Can you cut down on cable? Do you have transportation alternatives?
Budgeting is necessary for all financial planning. Get our guide for building a budget you don’t hate here.
Paying off debt can feel especially difficult, or even near impossible if you’re earning a low income.
If you are working with a low income, it’s possible that you won’t be able to cut many categories of your budget.
In this case, bringing in extra income may be helpful. Getting a side hustle like walking dogs, driving Uber, pet sitting or any other side source of income can help you earn a sum that can be contributed towards your debt payoff.
Take any extra money you earn from your side hustle, or that you earn from a tax return or as a gift and put it all towards your debt repayment plan.
Find your perfect side hustle here.
Always Make Minimum Payments
You should always make the minimum payments on your balances to avoid fees and higher interest rates.
Failing to pay at least your minimum balance on all debts can even hurt your credit score.
If you want to pay down a particular debt first (whether it’s your highest interest rate or lowest balance), put as much as you can afford towards that one balance while still paying the minimum balance on all of your other payments.
Renegotiate Your Payments
There is always the possibility of negotiating with your debt collector.

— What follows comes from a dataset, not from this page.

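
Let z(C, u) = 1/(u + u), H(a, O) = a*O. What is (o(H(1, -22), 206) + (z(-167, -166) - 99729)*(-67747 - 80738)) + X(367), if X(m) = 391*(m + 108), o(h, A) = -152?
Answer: 4916404266301/332 ≈ 1.4808e+10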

Often, with student loan debt there are different repayment options, such as a plan based on income.
If you’re struggling to make your minimum payments, give your collection agency a call and see if you can negotiate lower monthly payments temporarily.
Be honest on the phone. Let them know why you aren’t able to make the current payments and explain what you’re doing to get back on track.
See if they’re willing to accept lower monthly payments temporarily.
Have An Emergency Fund
It’s so important to have an emergency fund built up before you allocate extra funds towards debt repayment.
Aside from paying your minimum balance, extra funds should go towards building up a $5,000 – $10,000 emergency fund.
This fund is your cushion in cases of emergencies, like losing a job. It’s important to have some extra cash stashed away before allocating it towards your debt repayment.
Living with debt can be stressful. But knowing how to manage can help you take control back of your financial future.